Nesta is supporting NCT with £225,094 funding to scale the Birth and Beyond Community Supporters programme to at least five new locations
Nesta is supporting NCT with £225,094 funding to scale the Birth and Beyond Community Supporters (BBCS) programme to at least five new locations across the country. Through the Fund, 220 volunteers will be mobilised; supporting many new parents and children. NCT will also be supported to strengthen their evidence base and, in particular, the connection of the programme to children’s outcomes.
NCT is a parenting charity that supports new parents by giving them accurate, impartial information so they can decide what’s best for their family. They also introduce parents to a network of other local parents to gain practical and emotional support.
Birth and Beyond Community Supporters trains volunteers to support women who are at risk of isolation and / or not accessing services they need in disadvantaged communities. Women are supported in their first 1,000 days of parenthood to increase knowledge of early years development, grow in confidence in parenting and access more of the services they need.

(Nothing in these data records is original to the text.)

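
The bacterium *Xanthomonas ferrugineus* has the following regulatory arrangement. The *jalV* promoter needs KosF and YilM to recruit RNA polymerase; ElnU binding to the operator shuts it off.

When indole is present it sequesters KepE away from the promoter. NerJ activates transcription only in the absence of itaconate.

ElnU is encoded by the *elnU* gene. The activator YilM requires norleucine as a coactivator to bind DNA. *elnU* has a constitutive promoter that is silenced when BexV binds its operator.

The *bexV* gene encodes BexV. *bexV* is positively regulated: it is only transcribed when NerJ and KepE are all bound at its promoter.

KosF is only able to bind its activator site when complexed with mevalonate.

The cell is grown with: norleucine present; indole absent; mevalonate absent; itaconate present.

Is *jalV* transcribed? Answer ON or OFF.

Itaconate is present, so NerJ is inactive.
Indole is absent, so KepE is active.
Required activator NerJ is absent, so *bexV* is not transcribed.
So BexV is not produced.
With no repressor bound, *elnU* is transcribed.
So ElnU is produced and active.
Mevalonate is absent, so KosF is inactive.
Norleucine is present, so YilM is active.
With repressor ElnU bound, *jalV* is not transcribed.

OFF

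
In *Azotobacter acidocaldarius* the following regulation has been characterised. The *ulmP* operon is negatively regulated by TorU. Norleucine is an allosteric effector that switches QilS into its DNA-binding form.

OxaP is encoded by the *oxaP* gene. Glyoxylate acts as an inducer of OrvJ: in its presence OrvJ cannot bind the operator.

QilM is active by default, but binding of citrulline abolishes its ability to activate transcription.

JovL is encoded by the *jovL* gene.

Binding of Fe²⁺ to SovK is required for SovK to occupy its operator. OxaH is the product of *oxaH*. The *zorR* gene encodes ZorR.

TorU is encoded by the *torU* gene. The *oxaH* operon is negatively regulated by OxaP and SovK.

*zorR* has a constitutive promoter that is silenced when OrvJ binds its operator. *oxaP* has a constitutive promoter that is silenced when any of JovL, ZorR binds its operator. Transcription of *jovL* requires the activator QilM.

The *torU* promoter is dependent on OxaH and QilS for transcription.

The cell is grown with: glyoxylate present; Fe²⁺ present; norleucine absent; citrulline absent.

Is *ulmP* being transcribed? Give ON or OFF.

ON

Citrulline is absent, so QilM is active.
No repressor is bound and QilM is active, so *jovL* is transcribed.
So JovL is produced and active.
Glyoxylate is present, so OrvJ is inactive.
With no repressor bound, *zorR* is transcribed.
So ZorR is produced and active.
With repressor JovL bound, *oxaP* is not transcribed.
So OxaP is not produced.
Fe²⁺ is present, so SovK is active.
With repressor SovK bound, *oxaH* is not transcribed.
So OxaH is not produced.
Norleucine is absent, so QilS is inactive.
Required activator OxaH is absent, so *torU* is not transcribed.
So TorU is not produced.
With no repressor bound, *ulmP* is transcribed.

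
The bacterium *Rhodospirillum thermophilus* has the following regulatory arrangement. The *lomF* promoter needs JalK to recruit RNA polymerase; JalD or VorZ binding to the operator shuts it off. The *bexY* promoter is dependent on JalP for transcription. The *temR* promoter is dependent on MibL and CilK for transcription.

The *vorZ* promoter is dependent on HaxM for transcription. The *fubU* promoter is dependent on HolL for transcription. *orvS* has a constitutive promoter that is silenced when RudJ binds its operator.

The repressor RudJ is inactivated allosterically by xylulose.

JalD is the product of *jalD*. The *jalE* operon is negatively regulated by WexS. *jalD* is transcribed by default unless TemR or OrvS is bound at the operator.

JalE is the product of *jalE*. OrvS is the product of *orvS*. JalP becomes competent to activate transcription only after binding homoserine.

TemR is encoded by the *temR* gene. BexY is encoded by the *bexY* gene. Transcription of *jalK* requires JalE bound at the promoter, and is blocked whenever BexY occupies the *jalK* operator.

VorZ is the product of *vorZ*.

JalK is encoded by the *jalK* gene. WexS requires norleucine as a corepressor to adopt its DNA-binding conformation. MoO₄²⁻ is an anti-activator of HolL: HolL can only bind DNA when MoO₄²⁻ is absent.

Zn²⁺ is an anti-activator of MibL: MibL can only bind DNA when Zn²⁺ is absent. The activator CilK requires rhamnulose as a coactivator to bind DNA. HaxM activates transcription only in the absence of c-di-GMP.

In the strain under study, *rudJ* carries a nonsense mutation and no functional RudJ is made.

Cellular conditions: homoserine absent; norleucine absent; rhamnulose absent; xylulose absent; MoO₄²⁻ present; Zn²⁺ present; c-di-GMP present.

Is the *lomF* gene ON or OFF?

Homoserine is absent, so JalP is inactive.
Required activator JalP is absent, so *bexY* is not transcribed.
So BexY is not produced.
Norleucine is absent, so WexS is inactive.
With no repressor bound, *jalE* is transcribed.
So JalE is produced and active.
No repressor is bound and JalE is active, so *jalK* is transcribed.
So JalK is produced and active.
Zn²⁺ is present, so MibL is inactive.
Rhamnulose is absent, so CilK is inactive.
Required activator MibL is absent, so *temR* is not transcribed.
So TemR is not produced.
RudJ is non-functional in this strain, so it has no effect.
With no repressor bound, *orvS* is transcribed.
So OrvS is produced and active.
With repressor OrvS bound, *jalD* is not transcribed.
So JalD is not produced.
c-di-GMP is present, so HaxM is inactive.
Required activator HaxM is absent, so *vorZ* is not transcribed.
So VorZ is not produced.
No repressor is bound and JalK is active, so *lomF* is transcribed.

ON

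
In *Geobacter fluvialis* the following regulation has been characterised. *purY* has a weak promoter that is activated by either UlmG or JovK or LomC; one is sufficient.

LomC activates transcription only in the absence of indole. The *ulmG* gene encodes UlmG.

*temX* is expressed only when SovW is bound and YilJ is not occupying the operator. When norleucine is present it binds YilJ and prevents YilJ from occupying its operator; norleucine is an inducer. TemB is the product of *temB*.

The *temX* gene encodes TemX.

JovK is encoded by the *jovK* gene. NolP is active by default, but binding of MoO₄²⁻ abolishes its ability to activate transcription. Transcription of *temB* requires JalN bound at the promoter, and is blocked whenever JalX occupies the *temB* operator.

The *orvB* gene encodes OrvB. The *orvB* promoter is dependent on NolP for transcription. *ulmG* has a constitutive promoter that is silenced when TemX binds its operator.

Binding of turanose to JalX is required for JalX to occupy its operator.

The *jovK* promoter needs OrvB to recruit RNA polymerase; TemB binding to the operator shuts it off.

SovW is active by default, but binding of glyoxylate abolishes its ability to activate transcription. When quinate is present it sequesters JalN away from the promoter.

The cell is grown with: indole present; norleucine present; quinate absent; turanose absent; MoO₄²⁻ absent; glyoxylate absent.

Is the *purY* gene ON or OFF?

Norleucine is present, so YilJ is inactive.
Glyoxylate is absent, so SovW is active.
No repressor is bound and SovW is active, so *temX* is transcribed.
So TemX is produced and active.
With repressor TemX bound, *ulmG* is not transcribed.
So UlmG is not produced.
Turanose is absent, so JalX is inactive.
Quinate is absent, so JalN is active.
No repressor is bound and JalN is active, so *temB* is transcribed.
So TemB is produced and active.
MoO₄²⁻ is absent, so NolP is active.
No repressor is bound and NolP is active, so *orvB* is transcribed.
So OrvB is produced and active.
With repressor TemB bound, *jovK* is not transcribed.
So JovK is not produced.
Indole is present, so LomC is inactive.
No activator is available at the *purY* promoter, so *purY* is not transcribed.

OFF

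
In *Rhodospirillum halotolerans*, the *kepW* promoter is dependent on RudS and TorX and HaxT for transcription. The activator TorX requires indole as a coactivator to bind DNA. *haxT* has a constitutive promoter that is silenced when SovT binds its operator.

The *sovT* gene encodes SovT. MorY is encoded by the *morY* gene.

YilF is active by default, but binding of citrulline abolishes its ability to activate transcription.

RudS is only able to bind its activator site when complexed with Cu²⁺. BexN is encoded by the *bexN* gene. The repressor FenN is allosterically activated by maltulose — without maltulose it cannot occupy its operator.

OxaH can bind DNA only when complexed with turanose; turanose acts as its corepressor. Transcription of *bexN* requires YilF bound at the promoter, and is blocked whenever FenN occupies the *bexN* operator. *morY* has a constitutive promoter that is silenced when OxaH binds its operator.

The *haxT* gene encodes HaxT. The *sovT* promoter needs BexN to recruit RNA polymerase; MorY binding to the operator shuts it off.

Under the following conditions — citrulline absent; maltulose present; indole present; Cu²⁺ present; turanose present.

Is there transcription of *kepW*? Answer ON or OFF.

ON

Cu²⁺ is present, so RudS is active.
Indole is present, so TorX is active.
Turanose is present, so OxaH is active.
With repressor OxaH bound, *morY* is not transcribed.
So MorY is not produced.
Citrulline is absent, so YilF is active.
Maltulose is present, so FenN is active.
With repressor FenN bound, *bexN* is not transcribed.
So BexN is not produced.
Required activator BexN is absent, so *sovT* is not transcribed.
So SovT is not produced.
With no repressor bound, *haxT* is transcribed.
So HaxT is produced and active.
No repressor is bound and RudS and TorX and HaxT are active, so *kepW* is transcribed.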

In 2011, NCT secured funding from the Department of Health to expand the support it gives to parents in order to reach a more diverse, vulnerable population. The programme aimed to provide emotional support to women from communities at risk of exclusion, signpost them to local services and reduce isolation, leading to improvements in the quality of the parent-infant relationship. This pilot ran in four locations across the UK over a three-year period.

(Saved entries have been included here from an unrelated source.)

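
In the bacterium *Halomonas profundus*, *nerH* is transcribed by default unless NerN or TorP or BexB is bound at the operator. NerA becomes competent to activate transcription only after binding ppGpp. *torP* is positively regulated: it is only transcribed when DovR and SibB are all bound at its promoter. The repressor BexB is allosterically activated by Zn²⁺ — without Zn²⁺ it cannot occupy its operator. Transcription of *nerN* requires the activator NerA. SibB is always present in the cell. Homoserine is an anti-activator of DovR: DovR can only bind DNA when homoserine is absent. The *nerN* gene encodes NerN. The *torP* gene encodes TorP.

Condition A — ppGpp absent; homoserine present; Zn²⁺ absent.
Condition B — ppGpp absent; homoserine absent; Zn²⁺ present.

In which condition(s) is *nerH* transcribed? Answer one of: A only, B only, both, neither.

A only

Condition A:
ppGpp is absent, so NerA is inactive.
Required activator NerA is absent, so *nerN* is not transcribed.
So NerN is not produced.
Homoserine is present, so DovR is inactive.
SibB is produced constitutively and is active.
Required activator DovR is absent, so *torP* is not transcribed.
So TorP is not produced.
Zn²⁺ is absent, so BexB is inactive.
With no repressor bound, *nerH* is transcribed.
→ *nerH* is ON in A.
Condition B:
ppGpp is absent, so NerA is inactive.
Required activator NerA is absent, so *nerN* is not transcribed.
So NerN is not produced.
Homoserine is absent, so DovR is active.
SibB is produced constitutively and is active.
No repressor is bound and DovR and SibB are active, so *torP* is transcribed.
So TorP is produced and active.
Zn²⁺ is present, so BexB is active.
With repressor TorP bound, *nerH* is not transcribed.
→ *nerH* is OFF in B.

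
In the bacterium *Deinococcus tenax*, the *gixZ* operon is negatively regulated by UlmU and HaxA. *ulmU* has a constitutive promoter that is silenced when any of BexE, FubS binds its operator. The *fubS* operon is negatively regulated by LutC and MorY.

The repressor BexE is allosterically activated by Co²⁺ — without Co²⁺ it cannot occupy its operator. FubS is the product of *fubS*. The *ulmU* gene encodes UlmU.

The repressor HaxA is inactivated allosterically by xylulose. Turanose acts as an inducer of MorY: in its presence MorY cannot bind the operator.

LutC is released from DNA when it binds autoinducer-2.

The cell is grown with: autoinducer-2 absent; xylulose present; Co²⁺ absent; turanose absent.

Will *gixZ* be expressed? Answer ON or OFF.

OFF

Co²⁺ is absent, so BexE is inactive.
Autoinducer-2 is absent, so LutC is active.
Turanose is absent, so MorY is active.
With repressor LutC bound, *fubS* is not transcribed.
So FubS is not produced.
With no repressor bound, *ulmU* is transcribed.
So UlmU is produced and active.
Xylulose is present, so HaxA is inactive.
With repressor UlmU bound, *gixZ* is not transcribed.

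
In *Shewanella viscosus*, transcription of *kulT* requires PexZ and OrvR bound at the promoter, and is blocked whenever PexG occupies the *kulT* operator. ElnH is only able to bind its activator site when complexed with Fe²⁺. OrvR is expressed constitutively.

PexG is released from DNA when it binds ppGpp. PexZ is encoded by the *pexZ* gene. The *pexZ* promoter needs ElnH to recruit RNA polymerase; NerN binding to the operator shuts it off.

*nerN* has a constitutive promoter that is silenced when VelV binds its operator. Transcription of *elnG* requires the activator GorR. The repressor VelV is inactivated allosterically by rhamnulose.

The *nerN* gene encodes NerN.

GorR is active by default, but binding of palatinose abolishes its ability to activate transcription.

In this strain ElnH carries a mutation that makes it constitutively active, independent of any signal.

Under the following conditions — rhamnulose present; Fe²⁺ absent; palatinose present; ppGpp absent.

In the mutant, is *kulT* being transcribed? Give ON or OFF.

ppGpp is absent, so PexG is active.
ElnH is constitutively active in this strain.
Rhamnulose is present, so VelV is inactive.
With no repressor bound, *nerN* is transcribed.
So NerN is produced and active.
With repressor NerN bound, *pexZ* is not transcribed.
So PexZ is not produced.
OrvR is produced constitutively and is active.
With repressor PexG bound, *kulT* is not transcribed.

OFF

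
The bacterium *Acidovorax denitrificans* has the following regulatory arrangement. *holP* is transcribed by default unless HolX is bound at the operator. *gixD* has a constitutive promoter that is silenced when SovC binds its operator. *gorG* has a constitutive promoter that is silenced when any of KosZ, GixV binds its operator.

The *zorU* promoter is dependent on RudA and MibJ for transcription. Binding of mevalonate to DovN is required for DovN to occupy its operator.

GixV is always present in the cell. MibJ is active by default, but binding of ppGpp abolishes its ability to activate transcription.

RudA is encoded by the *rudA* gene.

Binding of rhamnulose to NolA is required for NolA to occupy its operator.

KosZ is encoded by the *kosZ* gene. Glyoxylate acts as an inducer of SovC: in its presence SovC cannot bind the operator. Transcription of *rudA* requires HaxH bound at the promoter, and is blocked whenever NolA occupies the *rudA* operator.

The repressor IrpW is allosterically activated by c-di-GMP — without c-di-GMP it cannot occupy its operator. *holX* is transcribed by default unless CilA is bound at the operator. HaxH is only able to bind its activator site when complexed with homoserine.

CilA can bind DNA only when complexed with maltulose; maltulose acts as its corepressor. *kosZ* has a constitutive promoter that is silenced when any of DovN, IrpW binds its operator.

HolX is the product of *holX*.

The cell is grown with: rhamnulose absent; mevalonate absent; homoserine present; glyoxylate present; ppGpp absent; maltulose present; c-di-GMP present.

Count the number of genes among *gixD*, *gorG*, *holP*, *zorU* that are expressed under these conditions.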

The project enabled the Birth and Beyond Community Supporters programme to be defined. BBCS currently trains peer support volunteers to support expectant and new mothers who are at risk of isolation, and support them using a strengths-based approach to increase social connections, improve mental health and increase parental competence.
Volunteers are recruited from the local community and are then trained to listen and empower the women through positive supportive relationships, and to signpost them to reliable sources of information and other local services.
Volunteers commit to a minimum of 10 hours per month of volunteering and, depending on the mother, will meet her between two and five times per month. Currently BBCS operates in North West London.
The programme will enable NCT to increase the scale of its projects to a further five areas of England.
In each area, volunteers will give emotional and practical support to mothers to improve their wellbeing and mental health. The supporters’ knowledge and confidence will enable new mothers to access local services and sources of community support.
The aim is to enable new mothers to have good quality interactions with their children and help them to become sensitive and responsive parents. Strong parent-infant relationships are associated with improved attachment security and executive function – both of which are building blocks for a child to reach social, emotional and cognitive developmental milestones.
Increasing the number of BBCS programmes is a key step in NCT achieving its vision of a world in which no parent is isolated and all parents are supported to build a stronger society.